This was a richly varied collection of 31 contemporary painters who live and work in the UK. I am consistently drawn back to painting as possibly more than any other medium as it allows an artist to create imagined realities as no other medium can. As the introduction states, motifs can be mixed together, time periods can be combined and reality can be combined with fiction. It is this potential to create unimagined new perspectives which attracts and more than anything it is then the gaps between the competing elements that I enjoy playing exploring in my mind.
The work varied between photorealism, pure abstraction, surrealism and explorations in geometry. Photorealistic painting is astoundingly skilful and there were a number of examples but I find myself feeling a little cheated once I have appreciated the skill of the artist. I guess I’m looking for a little more to investigate in a work than the pure finesse of creating something that could have been captured in a photograph. Impressive work nonetheless.

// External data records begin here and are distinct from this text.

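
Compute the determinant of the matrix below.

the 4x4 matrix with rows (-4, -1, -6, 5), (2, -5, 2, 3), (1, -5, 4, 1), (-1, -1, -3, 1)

Forward elimination:
R2 <- R2 - (-1/2)*R1:  [     0  -11/2     -1   11/2 ]
R3 <- R3 - (-1/4)*R1:  [     0  -21/4    5/2    9/4 ]
R4 <- R4 - (1/4)*R1:  [    0  -3/4  -3/2  -1/4 ]
R3 <- R3 - (21/22)*R2:  [     0      0  38/11     -3 ]
R4 <- R4 - (3/22)*R2:  [      0       0  -15/11      -1 ]
R4 <- R4 - (-15/38)*R3:  [      0       0       0  -83/38 ]
Upper-triangular form:
[ -4     -1     -6       5 ]
[  0  -11/2     -1    11/2 ]
[  0      0  38/11      -3 ]
[  0      0      0  -83/38 ]
det(A) = (-1)^0 * (-4) * (-11/2) * (38/11) * (-83/38) = -166  (0 row swaps -> sign +1)

det(A) = -166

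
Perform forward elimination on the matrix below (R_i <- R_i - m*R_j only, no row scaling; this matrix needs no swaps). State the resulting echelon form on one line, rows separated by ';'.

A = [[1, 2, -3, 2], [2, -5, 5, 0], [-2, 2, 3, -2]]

REF = [1 2 -3 2; 0 -9 11 -4; 0 0 13/3 -2/3]

Forward elimination:
R2 <- R2 - (2)*R1:  [  0  -9  11  -4 ]
R3 <- R3 - (-2)*R1:  [  0   6  -3   2 ]
R3 <- R3 - (-2/3)*R2:  [    0     0  13/3  -2/3 ]
Row echelon form:
[ 1   2    -3     2 ]
[ 0  -9    11    -4 ]
[ 0   0  13/3  -2/3 ]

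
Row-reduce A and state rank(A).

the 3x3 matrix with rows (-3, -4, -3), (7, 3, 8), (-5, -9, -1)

rank(A) = 3

Row reduction:
R2 <- R2 - (-7/3)*R1:  [     0  -19/3      1 ]
R3 <- R3 - (5/3)*R1:  [    0  -7/3     4 ]
R3 <- R3 - (7/19)*R2:  [     0      0  69/19 ]
Row echelon form:
[ -3     -4     -3 ]
[  0  -19/3      1 ]
[  0      0  69/19 ]
Nonzero rows / pivot columns: 3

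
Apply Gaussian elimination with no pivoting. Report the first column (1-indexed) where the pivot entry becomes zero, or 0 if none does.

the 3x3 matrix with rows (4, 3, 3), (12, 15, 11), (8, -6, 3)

first zero-pivot column = 0

Naive forward elimination:
R2 <- R2 - (3)*R1:  [ 0  6  2 ]
R3 <- R3 - (2)*R1:  [   0  -12   -3 ]
R3 <- R3 - (-2)*R2:  [ 0  0  1 ]
All pivots nonzero; naive elimination completes without hitting a zero pivot.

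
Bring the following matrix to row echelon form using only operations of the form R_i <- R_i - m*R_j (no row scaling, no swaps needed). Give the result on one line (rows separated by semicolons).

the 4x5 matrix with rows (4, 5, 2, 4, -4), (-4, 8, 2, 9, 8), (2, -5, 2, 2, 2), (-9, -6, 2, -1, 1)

REF = [4 5 2 4 -4; 0 13 4 13 4; 0 0 43/13 15/2 82/13; 0 0 0 -358/43 -814/43]

Forward elimination:
R2 <- R2 - (-1)*R1:  [  0  13   4  13   4 ]
R3 <- R3 - (1/2)*R1:  [     0  -15/2      1      0      4 ]
R4 <- R4 - (-9/4)*R1:  [    0  21/4  13/2     8    -8 ]
R3 <- R3 - (-15/26)*R2:  [     0      0  43/13   15/2  82/13 ]
R4 <- R4 - (21/52)*R2:  [       0        0   127/26     11/4  -125/13 ]
R4 <- R4 - (127/86)*R3:  [       0        0        0  -358/43  -814/43 ]
Row echelon form:
[ 4   5      2        4       -4 ]
[ 0  13      4       13        4 ]
[ 0   0  43/13     15/2    82/13 ]
[ 0   0      0  -358/43  -814/43 ]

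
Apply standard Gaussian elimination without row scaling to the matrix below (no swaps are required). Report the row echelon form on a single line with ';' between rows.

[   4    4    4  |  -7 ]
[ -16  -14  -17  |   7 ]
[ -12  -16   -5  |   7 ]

Forward elimination:
R2 <- R2 - (-4)*R1:  [   0    2   -1  -21 ]
R3 <- R3 - (-3)*R1:  [   0   -4    7  -14 ]
R3 <- R3 - (-2)*R2:  [   0    0    5  -56 ]
Row echelon form:
[ 4  4   4  |   -7 ]
[ 0  2  -1  |  -21 ]
[ 0  0   5  |  -56 ]

REF = [4 4 4 -7; 0 2 -1 -21; 0 0 5 -56]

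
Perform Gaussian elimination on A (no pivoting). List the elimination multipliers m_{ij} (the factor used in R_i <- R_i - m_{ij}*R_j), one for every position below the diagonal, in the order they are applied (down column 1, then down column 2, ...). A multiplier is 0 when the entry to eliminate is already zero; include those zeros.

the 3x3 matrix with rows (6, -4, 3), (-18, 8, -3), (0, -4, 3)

multipliers: -3, 0, 1

Forward elimination:
R2 <- R2 - (-3)*R1:  [  0  -4   6 ]
R3: entry in column 1 is already 0 -> m_{31} = 0 (no row operation needed)
R3 <- R3 - (1)*R2:  [  0   0  -3 ]
Multipliers (in order of application): m_{21} = -3, m_{31} = 0, m_{32} = 1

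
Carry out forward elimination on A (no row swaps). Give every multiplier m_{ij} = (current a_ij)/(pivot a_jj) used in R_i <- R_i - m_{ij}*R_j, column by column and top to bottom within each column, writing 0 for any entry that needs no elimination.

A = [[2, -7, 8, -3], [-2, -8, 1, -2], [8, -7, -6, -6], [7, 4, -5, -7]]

Forward elimination:
R2 <- R2 - (-1)*R1:  [   0  -15    9   -5 ]
R3 <- R3 - (4)*R1:  [   0   21  -38    6 ]
R4 <- R4 - (7/2)*R1:  [    0  57/2   -33   7/2 ]
R3 <- R3 - (-7/5)*R2:  [      0       0  -127/5      -1 ]
R4 <- R4 - (-19/10)*R2:  [       0        0  -159/10       -6 ]
R4 <- R4 - (159/254)*R3:  [         0          0          0  -1365/254 ]
Multipliers (in order of application): m_{21} = -1, m_{31} = 4, m_{41} = 7/2, m_{32} = -7/5, m_{42} = -19/10, m_{43} = 159/254

multipliers: -1, 4, 7/2, -7/5, -19/10, 159/254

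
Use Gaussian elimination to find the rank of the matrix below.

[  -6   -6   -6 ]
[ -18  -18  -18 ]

Row reduction:
R2 <- R2 - (3)*R1:  [ 0  0  0 ]
Row echelon form:
[ -6  -6  -6 ]
[  0   0   0 ]
Nonzero rows / pivot columns: 1

rank(A) = 1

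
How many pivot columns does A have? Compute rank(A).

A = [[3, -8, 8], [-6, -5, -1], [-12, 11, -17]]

Row reduction:
R2 <- R2 - (-2)*R1:  [   0  -21   15 ]
R3 <- R3 - (-4)*R1:  [   0  -21   15 ]
R3 <- R3 - (1)*R2:  [ 0  0  0 ]
Row echelon form:
[ 3   -8   8 ]
[ 0  -21  15 ]
[ 0    0   0 ]
Nonzero rows / pivot columns: 2

rank(A) = 2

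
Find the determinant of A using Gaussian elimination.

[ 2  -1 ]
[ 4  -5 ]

Forward elimination:
R2 <- R2 - (2)*R1:  [  0  -3 ]
Upper-triangular form:
[ 2  -1 ]
[ 0  -3 ]
det(A) = (-1)^0 * (2) * (-3) = -6  (0 row swaps -> sign +1)

det(A) = -6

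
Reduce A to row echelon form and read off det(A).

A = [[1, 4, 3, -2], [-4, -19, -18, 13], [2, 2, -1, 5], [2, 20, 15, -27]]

Forward elimination:
R2 <- R2 - (-4)*R1:  [  0  -3  -6   5 ]
R3 <- R3 - (2)*R1:  [  0  -6  -7   9 ]
R4 <- R4 - (2)*R1:  [   0   12    9  -23 ]
R3 <- R3 - (2)*R2:  [  0   0   5  -1 ]
R4 <- R4 - (-4)*R2:  [   0    0  -15   -3 ]
R4 <- R4 - (-3)*R3:  [  0   0   0  -6 ]
Upper-triangular form:
[ 1   4   3  -2 ]
[ 0  -3  -6   5 ]
[ 0   0   5  -1 ]
[ 0   0   0  -6 ]
det(A) = (-1)^0 * (1) * (-3) * (5) * (-6) = 90  (0 row swaps -> sign +1)

det(A) = 90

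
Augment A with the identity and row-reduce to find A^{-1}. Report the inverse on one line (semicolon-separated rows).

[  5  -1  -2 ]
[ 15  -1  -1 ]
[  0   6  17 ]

inverse = [-11/20 1/4 -1/20; -51/4 17/4 -5/4; 9/2 -3/2 1/2]

Gauss-Jordan on [A | I]:
R1 <- (1/5)*R1:  [    1  -1/5  -2/5  |   1/5     0     0 ]
R2 <- R2 - (15)*R1:  [  0   2   5  |  -3   1   0 ]
R2 <- (1/2)*R2:  [    0     1   5/2  |  -3/2   1/2     0 ]
R1 <- R1 - (-1/5)*R2:  [     1      0   1/10  |  -1/10   1/10      0 ]
R3 <- R3 - (6)*R2:  [  0   0   2  |   9  -3   1 ]
R3 <- (1/2)*R3:  [    0     0     1  |   9/2  -3/2   1/2 ]
R1 <- R1 - (1/10)*R3:  [      1       0       0  |  -11/20     1/4   -1/20 ]
R2 <- R2 - (5/2)*R3:  [     0      1      0  |  -51/4   17/4   -5/4 ]
Right block of [I | A^{-1}] is the inverse:
[ -11/20   1/4  -1/20 ]
[  -51/4  17/4   -5/4 ]
[    9/2  -3/2    1/2 ]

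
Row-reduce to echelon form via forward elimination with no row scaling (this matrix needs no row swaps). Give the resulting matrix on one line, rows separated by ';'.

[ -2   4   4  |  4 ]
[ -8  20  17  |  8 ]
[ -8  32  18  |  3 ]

REF = [-2 4 4 4; 0 4 1 -8; 0 0 -2 19]

Forward elimination:
R2 <- R2 - (4)*R1:  [  0   4   1  -8 ]
R3 <- R3 - (4)*R1:  [   0   16    2  -13 ]
R3 <- R3 - (4)*R2:  [  0   0  -2  19 ]
Row echelon form:
[ -2  4   4  |   4 ]
[  0  4   1  |  -8 ]
[  0  0  -2  |  19 ]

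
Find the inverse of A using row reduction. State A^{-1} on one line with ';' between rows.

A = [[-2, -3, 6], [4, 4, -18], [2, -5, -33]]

inverse = [37/2 43/4 -5/2; -8 -9/2 1; 7/3 4/3 -1/3]

Gauss-Jordan on [A | I]:
R1 <- (1/-2)*R1:  [    1   3/2    -3  |  -1/2     0     0 ]
R2 <- R2 - (4)*R1:  [  0  -2  -6  |   2   1   0 ]
R3 <- R3 - (2)*R1:  [   0   -8  -27  |    1    0    1 ]
R2 <- (1/-2)*R2:  [    0     1     3  |    -1  -1/2     0 ]
R1 <- R1 - (3/2)*R2:  [     1      0  -15/2  |      1    3/4      0 ]
R3 <- R3 - (-8)*R2:  [  0   0  -3  |  -7  -4   1 ]
R3 <- (1/-3)*R3:  [    0     0     1  |   7/3   4/3  -1/3 ]
R1 <- R1 - (-15/2)*R3:  [    1     0     0  |  37/2  43/4  -5/2 ]
R2 <- R2 - (3)*R3:  [    0     1     0  |    -8  -9/2     1 ]
Right block of [I | A^{-1}] is the inverse:
[ 37/2  43/4  -5/2 ]
[   -8  -9/2     1 ]
[  7/3   4/3  -1/3 ]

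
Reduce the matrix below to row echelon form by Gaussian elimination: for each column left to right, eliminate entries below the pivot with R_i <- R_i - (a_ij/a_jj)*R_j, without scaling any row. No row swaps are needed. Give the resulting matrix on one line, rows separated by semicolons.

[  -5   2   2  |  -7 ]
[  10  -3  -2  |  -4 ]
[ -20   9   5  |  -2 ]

REF = [-5 2 2 -7; 0 1 2 -18; 0 0 -5 44]

Forward elimination:
R2 <- R2 - (-2)*R1:  [   0    1    2  -18 ]
R3 <- R3 - (4)*R1:  [  0   1  -3  26 ]
R3 <- R3 - (1)*R2:  [  0   0  -5  44 ]
Row echelon form:
[ -5  2   2  |   -7 ]
[  0  1   2  |  -18 ]
[  0  0  -5  |   44 ]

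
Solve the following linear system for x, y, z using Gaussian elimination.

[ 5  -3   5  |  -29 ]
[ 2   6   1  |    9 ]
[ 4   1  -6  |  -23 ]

(-5, 3, 1)

Forward elimination on [A|b]:
R2 <- R2 - (2/5)*R1:  [     0   36/5     -1  103/5 ]
R3 <- R3 - (4/5)*R1:  [    0  17/5   -10   1/5 ]
R3 <- R3 - (17/36)*R2:  [       0        0  -343/36  -343/36 ]
Row echelon form:
[ 5    -3        5  |      -29 ]
[ 0  36/5       -1  |    103/5 ]
[ 0     0  -343/36  |  -343/36 ]
Back-substitution:
z = (-343/36) / (-343/36) = 1
y = (103/5 - (-1)*(1)) / (36/5) = 3
x = (-29 - (-3)*(3) - (5)*(1)) / 5 = -5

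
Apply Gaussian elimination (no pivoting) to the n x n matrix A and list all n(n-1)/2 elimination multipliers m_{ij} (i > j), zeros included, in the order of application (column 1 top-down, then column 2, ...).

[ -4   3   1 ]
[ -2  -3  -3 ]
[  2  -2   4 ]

multipliers: 1/2, -1/2, 1/9

Forward elimination:
R2 <- R2 - (1/2)*R1:  [    0  -9/2  -7/2 ]
R3 <- R3 - (-1/2)*R1:  [    0  -1/2   9/2 ]
R3 <- R3 - (1/9)*R2:  [    0     0  44/9 ]
Multipliers (in order of application): m_{21} = 1/2, m_{31} = -1/2, m_{32} = 1/9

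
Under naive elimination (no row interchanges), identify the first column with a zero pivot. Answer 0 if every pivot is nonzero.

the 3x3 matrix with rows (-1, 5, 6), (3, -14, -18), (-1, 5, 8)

Naive forward elimination:
R2 <- R2 - (-3)*R1:  [ 0  1  0 ]
R3 <- R3 - (1)*R1:  [ 0  0  2 ]
All pivots nonzero; naive elimination completes without hitting a zero pivot.

first zero-pivot column = 0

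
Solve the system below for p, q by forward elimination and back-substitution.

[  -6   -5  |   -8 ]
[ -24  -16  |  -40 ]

(3, -2)

Forward elimination on [A|b]:
R2 <- R2 - (4)*R1:  [  0   4  -8 ]
Row echelon form:
[ -6  -5  |  -8 ]
[  0   4  |  -8 ]
Back-substitution:
q = (-8) / 4 = -2
p = (-8 - (-5)*(-2)) / -6 = 3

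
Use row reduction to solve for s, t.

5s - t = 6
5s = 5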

Mohammed Sami is an Iraqi painter whose work was lovely but his themes cover conflict and violence. A minimal palette showed us a glimpse of a refugee camp through a glade of trees, with the evening light capturing the buildings. There is a sense of peace but then we see a fence in the foreground, presumably containing the sorry individuals. A meaningful counterplay between trauma and safety.
Kudzanai-Violet Hwami is a Zimbabwean artist who now lives and works in the UK and her work concerns diaspora, displacement and identity. I really enjoyed her intensely pigmented canvases rich in bold colour and the incorporation of what appeared to be pastel and chalk to add layers of mark-making styles.
Overall this was an enchanting and skillfully curated exhibition that filled me with new excitement about the potential of contemporary painting.